Inflammatory bowel diseases (IBDs) like Crohn’s disease (CD) and ulcerative colitis (UC) are influenced by genetics, environment, and diet. Western diets—high in processed foods, fats, and low in fiber—contribute to gut microbiome disruptions that promote inflammation. In contrast, the Mediterranean diet (MD), rich in vegetables, fruits, healthy fats, and low in red meat, has shown benefits in reducing inflammation and improving gut health. Research indicates that the MD enhances microbial diversity, increases beneficial short-chain fatty acids (SCFAs), and may reduce inflammation-related gene expression, though its specific impact on IBD patients remains uncertain.

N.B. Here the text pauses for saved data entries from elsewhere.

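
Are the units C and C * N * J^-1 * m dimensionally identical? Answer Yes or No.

Left side:
  C = s·A.
Right side:
  C = A·s = s·A (charge = current × time).
  N = kg·m/s² = kg·m·s⁻² (force = mass × acceleration).
  J = N·m (work = force × distance),
      = kg·m²·s⁻².
  So J⁻¹ = kg⁻¹·m⁻²·s².
  Combining: C·N·J⁻¹·m = (s·A) · (kg·m·s⁻²) · (kg⁻¹·m⁻²·s²) · m = s·A.
Both reduce to s·A.

Yes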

A study of CD patients in Greece found that those in remission had better adherence to the MD and higher intake of fruits, vegetables, and dairy products. Additionally, adherence to the MD was correlated with improved quality of life (QoL) and reduced disease activity. These findings align with other studies showing that patients following the MD experience fewer flare-ups and better disease management. Future research should explore personalized MD interventions in IBD care to assess its full potential in reducing disease activity.

Reference: Migdanis A, Migdanis I, Gkogkou ND, et al. The Relationship of Adherence to the Mediterranean Diet with Disease Activity and Quality of Life in Crohn’s Disease Patients. Medicina (Kaunas). 2024 Jul 8;60(7):1106. doi: 10.3390/medicina60071106. PMID: 39064535; PMCID: PMC11279084.